Montag, 10. Juni 2013

Wenn der Kopf noch mehr zu tun hat als die Beine

http://www.velowaerts.ch/2013/06/logbuch-montag-10-juni-2013.html

Heute (10. Juni, Eppan - Ponte di Legno) hatte ich ich bislang den schlimmsten Tag. Ich weiss nicht, ob ich dem miesen Wetter alleine Schuld geben kann oder ob es an was anderem gelegen hatte, dass es heute nicht recht wollte. Neben dem Wolken verhangenen Himmel und dem ein paar Mal einsetzenden Regen könnten verschiedene Gründe dazu geführt haben:

- Die unruhige Nacht in Eppan im Hotel Alexandres mit seinen undichten Fenstern direkt an der Hauptstrasse der "Weinstrasse". 
- Die nicht vorhandene Aussicht ins Etschtal am Mendelpass, die fantastisch sein soll. 
- Die kühle Abfahrt vom selbigen. 
- Das "unnötige" Höhenmeter vernichten bis zum Startpunkt des Tonalepass. (Unnötig ist es natürlich nicht, denn man kann meiner Routenwahl durchaus masochistische Züge anheften. Aber wenn man weiss, dass es unmittelbar nach der Abfahrt geradezu wieder opsi geht, kann man das "rollen lassen" weniger geniessen.)
- Die elend lang vorkommende Anfahrt zum Tonalepass (25 km) mit viel Verkehr.
- Der immer wieder einsetzende leichte Regen. 
- Das seelenlose Passo Tonale auf der Passhöhe (nicht sonderlich einladende Hotels). 
- Die "Siesta-Öffnungszeiten" der Futterstellen (Spar, Mercado, ...) und das damit verbundene Energieedefizit. 

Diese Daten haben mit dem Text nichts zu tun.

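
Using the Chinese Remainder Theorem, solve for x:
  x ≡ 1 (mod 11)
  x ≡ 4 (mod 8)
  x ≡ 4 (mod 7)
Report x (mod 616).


Moduli 11, 8, 7 are pairwise coprime; by CRT there is a unique solution modulo M = 11 · 8 · 7 = 616.
Solve pairwise, accumulating the modulus:
  Start with x ≡ 1 (mod 11).
  Combine with x ≡ 4 (mod 8): since gcd(11, 8) = 1, we get a unique residue mod 88.
    Write x = 1 + 11·t and substitute into x ≡ 4 (mod 8): 11·t ≡ 4 − 1 = 3 (mod 8).
    Reduce coefficients mod 8: 3·t ≡ 3 (mod 8).
    The inverse of 3 mod 8 is 3 (since 3·3 = 9 = 1·8 + 1), so t ≡ 3·3 = 9 ≡ 1 (mod 8).
    Then x = 1 + 11·1 = 12, valid modulo lcm(11, 8) = 88: x ≡ 12 (mod 88).
  Combine with x ≡ 4 (mod 7): since gcd(88, 7) = 1, we get a unique residue mod 616.
    Write x = 12 + 88·t and substitute into x ≡ 4 (mod 7): 88·t ≡ 4 − 12 = -8 (mod 7).
    Reduce coefficients mod 7: 4·t ≡ 6 (mod 7).
    The inverse of 4 mod 7 is 2 (since 4·2 = 8 = 1·7 + 1), so t ≡ 2·6 = 12 ≡ 5 (mod 7).
    Then x = 12 + 88·5 = 452, valid modulo lcm(88, 7) = 616: x ≡ 452 (mod 616).
Verify: 452 mod 11 = 1 ✓, 452 mod 8 = 4 ✓, 452 mod 7 = 4 ✓.

x ≡ 452 (mod 616).


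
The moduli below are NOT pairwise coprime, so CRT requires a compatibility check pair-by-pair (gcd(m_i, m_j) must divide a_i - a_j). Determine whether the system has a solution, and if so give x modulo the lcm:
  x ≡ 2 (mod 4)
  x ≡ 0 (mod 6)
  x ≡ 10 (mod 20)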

An solchen Tagen muss man mehr mit dem Kopf als mit den Beinen arbeiten, auch wenn die Beine eigentlich genug zu tun gehabt hätten. 

PS: Das Energiedefizit konnte ich in der örtlichen Pizzeria in Ponte di Legno wieder ausgleichen: Riesen-Pizza und Spaghetti Bolognese - mir platzt gleich der Magen :-)

Alles Impressionen von der in den nackten Fels gehauenen Mendelpassstrasse

Siesta-Öffnungszeiten sind nicht Radfahrer-freundlich ;-)

Der Lago di Santa Giustina im Nocetal hinter dem Mendelpass ist der grösste Stausee im Trentino. 

Die einzigen Bilder von der verregneten Auffahrt zum Tonalepass. Bild unten: Strassensperre aus dem ersten Weltkrieg und davor. 

Glücklich und froh auf dem Tonale angekommen zu sein. 

Das Kriegsdenkmal auf der Passhöhe erinnert dran, dass diese Gegend im ersten Weltkrieg heftig umkämpft war.